CJI Chandrachud also noted that queer couples are harrased by the police machinery. He noted that families register First Information Reports (FIRs) to bring back queer couples who have left their families, resulting in violence and unfair treatment on part of the police. To ensure that queer couples are treated fairly he issued the following directions for the police machinery:
- Prohibit harassment of queer couples by the police
- Ensure that a queer person is not forced to return to their “natal families if they do not wish to return to them.”

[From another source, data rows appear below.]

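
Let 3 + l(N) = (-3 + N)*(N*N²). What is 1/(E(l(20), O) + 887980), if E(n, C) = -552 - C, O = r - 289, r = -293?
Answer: 1/888010 ≈ 1.1261e-6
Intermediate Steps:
l(N) = -3 + N³*(-3 + N) (l(N) = -3 + (-3 + N)*(N*N²) = -3 + (-3 + N)*N³ = -3 + N³*(-3 + N))
O = -582 (O = -293 - 289 = -582)
1/(E(l(20), O) + 887980) = 1/((-552 - 1*(-582)) + 887980) = 1/((-552 + 582) + 887980) = 1/(30 + 887980) = 1/888010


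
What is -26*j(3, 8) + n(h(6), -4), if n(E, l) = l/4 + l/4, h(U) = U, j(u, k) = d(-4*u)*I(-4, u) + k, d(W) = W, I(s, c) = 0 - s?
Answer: 1038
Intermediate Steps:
I(s, c) = -s
j(u, k) = k - 16*u (j(u, k) = (-4*u)*(-1*(-4)) + k = -4*u*4 + k = -16*u + k = k - 16*u)
n(E, l) = l/2 (n(E, l) = l*(¼) + l*(¼) = l/4 + l/4 = l/2)
-26*j(3, 8) + n(h(6), -4) = -26*(8 - 16*3) + (½)*(-4) = -26*(8 - 48) - 2 = -26*(-40) - 2 = 1040 - 2 = 1038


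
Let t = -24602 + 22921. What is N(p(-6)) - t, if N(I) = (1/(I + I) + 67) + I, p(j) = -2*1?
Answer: 6983/4 ≈ 1745.8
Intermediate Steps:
p(j) = -2
t = -1681
N(I) = 67 + I + 1/(2*I) (N(I) = (1/(2*I) + 67) + I = (67 + 1/(2*I)) + I = 67 + I + 1/(2*I))
N(p(-6)) - t = (67 - 2 + (½)/(-2)) - 1*(-1681) = (67 - 2 + (½)*(-½)) + 1681 = (67 - 2 - ¼) + 1681 = 259/4 + 1681 = 6983/4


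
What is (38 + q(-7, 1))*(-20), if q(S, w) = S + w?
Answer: -640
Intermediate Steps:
(38 + q(-7, 1))*(-20) = (38 + (-7 + 1))*(-20) = (38 - 6)*(-20) = 32*(-20) = -640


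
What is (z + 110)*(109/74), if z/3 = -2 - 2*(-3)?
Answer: 6649/37 ≈ 179.70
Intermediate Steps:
z = 12 (z = 3*(-2 - 2*(-3)) = 3*(-2 + 6) = 3*4 = 12)
(z + 110)*(109/74) = (12 + 110)*(109/74) = 122*(109*(1/74)) = 122*(109/74) = 6649/37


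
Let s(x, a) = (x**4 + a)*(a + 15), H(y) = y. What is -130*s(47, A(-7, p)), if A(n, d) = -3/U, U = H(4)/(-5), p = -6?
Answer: -95153852625/8 ≈ -1.1894e+10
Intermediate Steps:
U = -4/5 (U = 4/(-5) = 4*(-1/5) = -4/5 ≈ -0.80000)
A(n, d) = 15/4 (A(n, d) = -3/(-4/5) = -3*(-5/4) = 15/4)
s(x, a) = (15 + a)*(a + x**4) (s(x, a) = (a + x**4)*(15 + a) = (15 + a)*(a + x**4))
-130*s(47, A(-7, p)) = -130*((15/4)**2 + 15*(15/4) + 15*47**4 + (15/4)*47**4) = -130*(225/16 + 225/4 + 15*4879681 + (15/4)*4879681) = -130*(225/16 + 225/4 + 73195215 + 73195215/4) = -130*1463905425/16 = -95153852625/8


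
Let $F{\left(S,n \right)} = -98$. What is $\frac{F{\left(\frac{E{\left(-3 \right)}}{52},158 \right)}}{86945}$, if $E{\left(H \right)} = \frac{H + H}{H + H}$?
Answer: $- \frac{98}{86945} \approx -0.0011271$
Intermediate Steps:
$E{\left(H \right)} = 1$ ($E{\left(H \right)} = \frac{2 H}{2 H} = 2 H \frac{1}{2 H} = 1$)
$\frac{F{\left(\frac{E{\left(-3 \right)}}{52},158 \right)}}{86945} = - \frac{98}{86945}$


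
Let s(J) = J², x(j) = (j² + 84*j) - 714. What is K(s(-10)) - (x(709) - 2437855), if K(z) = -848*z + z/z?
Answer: 1791533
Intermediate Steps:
x(j) = -714 + j² + 84*j
K(z) = 1 - 848*z (K(z) = -848*z + 1 = 1 - 848*z)
K(s(-10)) - (x(709) - 2437855) = (1 - 848*(-10)²) - ((-714 + 709² + 84*709) - 2437855) = (1 - 848*100) - ((-714 + 502681 + 59556) - 2437855) = (1 - 84800) - (561523 - 2437855) = -84799 - 1*(-1876332) = -84799 + 1876332 = 1791533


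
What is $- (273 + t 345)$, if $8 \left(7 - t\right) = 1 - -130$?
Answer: $\frac{23691}{8} \approx 2961.4$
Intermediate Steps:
$t = - \frac{75}{8}$ ($t = 7 - \frac{1 - -130}{8} = 7 - \frac{1 + 130}{8} = 7 - \frac{131}{8} = - \frac{75}{8} \approx -9.375$)
$- (273 + t 345) = - (273 - \frac{25875}{8}) = \left(-1\right) \left(- \frac{23691}{8}\right) = \frac{23691}{8}$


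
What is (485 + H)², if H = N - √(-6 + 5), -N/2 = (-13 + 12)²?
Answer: (483 - I)² ≈ 2.3329e+5 - 966.0*I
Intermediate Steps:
N = -2 (N = -2*(-13 + 12)² = -2*(-1)² = -2*1 = -2)
H = -2 - I (H = -2 - √(-6 + 5) = -2 - √(-1) = -2 - I ≈ -2.0 - 1.0*I)
(485 + H)² = (485 + (-2 - I))² = (483 - I)²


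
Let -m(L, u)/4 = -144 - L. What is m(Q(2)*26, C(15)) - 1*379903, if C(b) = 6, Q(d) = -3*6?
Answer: -381199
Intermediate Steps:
Q(d) = -18
m(L, u) = 576 + 4*L (m(L, u) = -4*(-144 - L) = 576 + 4*L)
m(Q(2)*26, C(15)) - 1*379903 = (576 + 4*(-18*26)) - 1*379903 = (576 + 4*(-468)) - 379903 = (576 - 1872) - 379903 = -1296 - 379903 = -381199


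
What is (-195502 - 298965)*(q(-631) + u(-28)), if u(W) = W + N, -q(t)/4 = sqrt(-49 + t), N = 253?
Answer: -111255075 + 3955736*I*sqrt(170) ≈ -1.1126e+8 + 5.1577e+7*I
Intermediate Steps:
q(t) = -4*sqrt(-49 + t)
u(W) = 253 + W (u(W) = W + 253 = 253 + W)
(-195502 - 298965)*(q(-631) + u(-28)) = (-195502 - 298965)*(-4*sqrt(-49 - 631) + (253 - 28)) = -494467*(-8*I*sqrt(170) + 225) = -494467*(225 - 8*I*sqrt(170)) = -111255075 + 3955736*I*sqrt(170)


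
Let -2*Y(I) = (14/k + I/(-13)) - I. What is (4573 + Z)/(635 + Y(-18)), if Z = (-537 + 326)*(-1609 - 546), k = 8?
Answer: 47764912/64941 ≈ 735.51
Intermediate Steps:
Y(I) = -7/8 + 7*I/13 (Y(I) = -((14/8 + I/(-13)) - I)/2 = -((14*(⅛) + I*(-1/13)) - I)/2 = -((7/4 - I/13) - I)/2 = -(7/4 - 14*I/13)/2 = -7/8 + 7*I/13)
Z = 454705 (Z = -211*(-2155) = 454705)
(4573 + Z)/(635 + Y(-18)) = (4573 + 454705)/(635 + (-7/8 + (7/13)*(-18))) = 459278/(635 + (-7/8 - 126/13)) = 459278/(635 - 1099/104) = 459278/(64941/104) = 459278*(104/64941) = 47764912/64941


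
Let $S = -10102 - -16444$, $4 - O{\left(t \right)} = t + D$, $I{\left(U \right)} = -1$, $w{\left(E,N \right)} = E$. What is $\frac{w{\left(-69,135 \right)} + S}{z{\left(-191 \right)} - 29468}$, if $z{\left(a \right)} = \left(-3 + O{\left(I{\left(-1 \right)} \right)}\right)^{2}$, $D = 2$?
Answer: $- \frac{6273}{29468} \approx -0.21287$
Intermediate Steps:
$O{\left(t \right)} = 2 - t$ ($O{\left(t \right)} = 4 - \left(t + 2\right) = 4 - \left(2 + t\right) = 2 - t$)
$z{\left(a \right)} = 0$ ($z{\left(a \right)} = \left(-3 + \left(2 - -1\right)\right)^{2} = \left(-3 + \left(2 + 1\right)\right)^{2} = \left(-3 + 3\right)^{2} = 0^{2} = 0$)
$S = 6342$ ($S = -10102 + 16444 = 6342$)
$\frac{w{\left(-69,135 \right)} + S}{z{\left(-191 \right)} - 29468} = \frac{-69 + 6342}{0 - 29468} = \frac{6273}{-29468} = 6273 \left(- \frac{1}{29468}\right) = - \frac{6273}{29468}$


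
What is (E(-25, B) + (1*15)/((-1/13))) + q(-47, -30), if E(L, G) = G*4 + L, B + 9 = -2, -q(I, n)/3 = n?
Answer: -174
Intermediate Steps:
q(I, n) = -3*n
B = -11 (B = -9 - 2 = -11)
E(L, G) = L + 4*G (E(L, G) = 4*G + L = L + 4*G)
(E(-25, B) + (1*15)/((-1/13))) + q(-47, -30) = ((-25 + 4*(-11)) + (1*15)/((-1/13))) - 3*(-30) = ((-25 - 44) + 15/((-1*1/13))) + 90 = (-69 + 15/(-1/13)) + 90 = (-69 + 15*(-13)) + 90 = (-69 - 195) + 90 = -264 + 90 = -174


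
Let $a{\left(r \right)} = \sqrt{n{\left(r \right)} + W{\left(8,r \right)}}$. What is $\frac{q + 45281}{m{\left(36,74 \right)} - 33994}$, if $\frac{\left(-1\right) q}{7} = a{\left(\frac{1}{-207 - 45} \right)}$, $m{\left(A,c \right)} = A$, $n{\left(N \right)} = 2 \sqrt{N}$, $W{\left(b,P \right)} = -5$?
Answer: $- \frac{45281}{33958} + \frac{\sqrt{-2205 + 21 i \sqrt{7}}}{101874} \approx -1.3334 + 0.00046097 i$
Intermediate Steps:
$a{\left(r \right)} = \sqrt{-5 + 2 \sqrt{r}}$ ($a{\left(r \right)} = \sqrt{2 \sqrt{r} - 5} = \sqrt{-5 + 2 \sqrt{r}}$)
$q = - 7 \sqrt{-5 + \frac{i \sqrt{7}}{21}}$ ($q = - 7 \sqrt{-5 + 2 \sqrt{\frac{1}{-207 - 45}}} = - 7 \sqrt{-5 + 2 \sqrt{\frac{1}{-252}}} = - 7 \sqrt{-5 + 2 \sqrt{- \frac{1}{252}}} = - 7 \sqrt{-5 + 2 \frac{i \sqrt{7}}{42}} = - 7 \sqrt{-5 + \frac{i \sqrt{7}}{21}} \approx -0.19719 - 15.654 i$)
$\frac{q + 45281}{m{\left(36,74 \right)} - 33994} = \frac{- \frac{\sqrt{-2205 + 21 i \sqrt{7}}}{3} + 45281}{36 - 33994} = \frac{45281 - \frac{\sqrt{-2205 + 21 i \sqrt{7}}}{3}}{-33958} = \left(45281 - \frac{\sqrt{-2205 + 21 i \sqrt{7}}}{3}\right) \left(- \frac{1}{33958}\right) = - \frac{45281}{33958} + \frac{\sqrt{-2205 + 21 i \sqrt{7}}}{101874}$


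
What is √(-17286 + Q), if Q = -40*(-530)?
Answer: √3914 ≈ 62.562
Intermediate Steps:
Q = 21200
√(-17286 + Q) = √(-17286 + 21200) = √3914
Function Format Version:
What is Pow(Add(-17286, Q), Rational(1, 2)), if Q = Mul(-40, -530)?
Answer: Pow(3914, Rational(1, 2)) ≈ 62.562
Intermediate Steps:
Q = 21200
Pow(Add(-17286, Q), Rational(1, 2)) = Pow(Add(-17286, 21200), Rational(1, 2)) = Pow(3914, Rational(1, 2))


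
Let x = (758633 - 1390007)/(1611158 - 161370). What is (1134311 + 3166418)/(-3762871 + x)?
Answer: -3117572647726/2727682926361 ≈ -1.1429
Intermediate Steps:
x = -315687/724894 (x = -631374/1449788 = -631374*1/1449788 = -315687/724894 ≈ -0.43549)
(1134311 + 3166418)/(-3762871 + x) = (1134311 + 3166418)/(-3762871 - 315687/724894) = 4300729/(-2727682926361/724894) = 4300729*(-724894/2727682926361) = -3117572647726/2727682926361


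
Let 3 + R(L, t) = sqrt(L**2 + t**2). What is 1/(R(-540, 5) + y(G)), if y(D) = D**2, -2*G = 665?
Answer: 1768852/195547671369 - 80*sqrt(11665)/195547671369 ≈ 9.0015e-6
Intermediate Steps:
G = -665/2 (G = -1/2*665 = -665/2 ≈ -332.50)
R(L, t) = -3 + sqrt(L**2 + t**2)
1/(R(-540, 5) + y(G)) = 1/((-3 + sqrt((-540)**2 + 5**2)) + (-665/2)**2) = 1/((-3 + sqrt(291600 + 25)) + 442225/4) = 1/((-3 + sqrt(291625)) + 442225/4) = 1/((-3 + 5*sqrt(11665)) + 442225/4) = 1/(442213/4 + 5*sqrt(11665))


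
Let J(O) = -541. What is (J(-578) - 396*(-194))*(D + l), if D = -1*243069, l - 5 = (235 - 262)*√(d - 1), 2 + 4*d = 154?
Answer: -18541651112 - 2059641*√37 ≈ -1.8554e+10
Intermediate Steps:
d = 38 (d = -½ + (¼)*154 = -½ + 77/2 = 38)
l = 5 - 27*√37 (l = 5 + (235 - 262)*√(38 - 1) = 5 - 27*√37 ≈ -159.23)
D = -243069
(J(-578) - 396*(-194))*(D + l) = (-541 - 396*(-194))*(-243069 + (5 - 27*√37)) = (-541 + 76824)*(-243064 - 27*√37) = 76283*(-243064 - 27*√37) = -18541651112 - 2059641*√37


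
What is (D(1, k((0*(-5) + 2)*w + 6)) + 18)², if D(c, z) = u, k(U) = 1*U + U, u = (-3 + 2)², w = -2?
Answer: 361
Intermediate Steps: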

- Uphold the queer person’s freedom of movement
- Extend protection to queer persons facing violence from their families
- Carry out a preliminary investigation before registering a First Information Report (FIR) against a queer couple
Lastly, the Bench entrusted a great deal of expectation on a “high-powered committee” chaired by the Cabinet Secretary. The Committee would set out entitlements and rights for queer persons. CJI Chandrachud recommended that the committee should consider the following aspects:
- Queer partners should be considered as a part of the partners family for the purpose of ration cards
- Queer partners should be permitted to open a joint bank account with the option to add the name of the partner as a nominee
- Queers partners should be considered “family” when a medical practitioner is consulting the “family” of a terminally ill patient under the Euthanasia guidelines.
- Permit jail visitation rights to queer partners
- Permit access to the deceased body of the queer partner to arrange their last rites.
- Permit succession rights, maintenance, financial benefits, family pension, and insurance for the queer partners.